The University trained me from the start and provided me with so many opportunities for development. I obtained my PGCert in Learning and Teaching, and knowing that I was interested in research they gave me a PhD student and funds to buy in my specialist equipment. I felt I had the freedom to try out new ideas and yet learn how to lecture large classes of up to 250. I became admissions tutor for the Bioscience programme that covers seven different degrees, as well as becoming a member on many committees such as the University Strategy working group. I was also given the opportunity to attend the Aurora Leadership training programme, a women-only programme hosted by the Leadership Foundation. This has also helped me with my external role: company Director of a community centre. Last year I also became an Athena SWAN Champion for the Life and Medical School and played a key role in helping my School achieve Athena SWAN Bronze status. We are currently working on our Silver award submission.
“The onsite nursery has been absolutely fantastic: very flexible and supporting. My children have thrived here and I love that they come back with muddy hands!”
One day I was in the lab with my MSc and PhD students, and we realised that all three of us had bumped into each other that morning when we had dropped our kids off at the nursery, and I was so happy that this was so normal and that this was how it should be.

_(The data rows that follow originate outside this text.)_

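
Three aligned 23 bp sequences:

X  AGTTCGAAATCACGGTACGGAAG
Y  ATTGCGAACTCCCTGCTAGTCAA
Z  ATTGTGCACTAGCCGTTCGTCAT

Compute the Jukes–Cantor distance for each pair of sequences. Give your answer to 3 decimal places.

d(X,Y) = 0.761, d(X,Z) = 0.892, d(Y,Z) = 0.467

X–Y: 11/23 sites differ → p ≈ 0.478261, d = −0.75 ln(1 − 0.637681) = 0.761423 ≈ 0.761.
X–Z: 12/23 sites differ → p ≈ 0.521739, d = −0.75 ln(1 − 0.695652) = 0.892188 ≈ 0.892.
Y–Z: 8/23 sites differ → p ≈ 0.347826, d = −0.75 ln(1 − 0.463768) = 0.467391 ≈ 0.467.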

After 2 and ½ years at the University, I have worked on lots of new skills such as grant writing, paper writing, module coordinating; and it has been fun. I also work with colleagues across subject groups: at the moment I am working with colleagues from Chemistry on a project to test a drug for pancreatic cancer. My expertise lies in airway and vascular pharmacology, but they had some drugs that needed an assay developed to test them out on, and so my student who started as an MSc on a taught programme converted to a MSc by Research to do the study. The results were so good, they have been pivotal in taking some of the compounds to patent, and now she is converting her Masters to a PhD in the second year. That’s quite an achievement! This project, which started out as a small pilot based on altruism and cooperation between researchers from different subject areas, has turned into a large-scale project. This is an impressive story about what we can do with a small pot of money here at the University. There is such a diversity of disciplines under one roof!
Dr Louise MacKenzie
“I have an informal flexible working pattern, Frankly, I feel trusted. Having a contract you can rely on means you give back because can grow within your workplace.”
I have just sent off 3 manuscripts in the last 3 months and should be sending off 4 grant proposals by the end of the year. I hope to gain more PhD students and set up a Lung Tissue Engineering research group. My ultimate aim is to become a Reader within the next 2-3 years and a Professor within the next 5-8 years. I have an informal flexible working pattern. Frankly, I feel trusted. Having a contract you can rely on means you give back because you can grow within your workplace.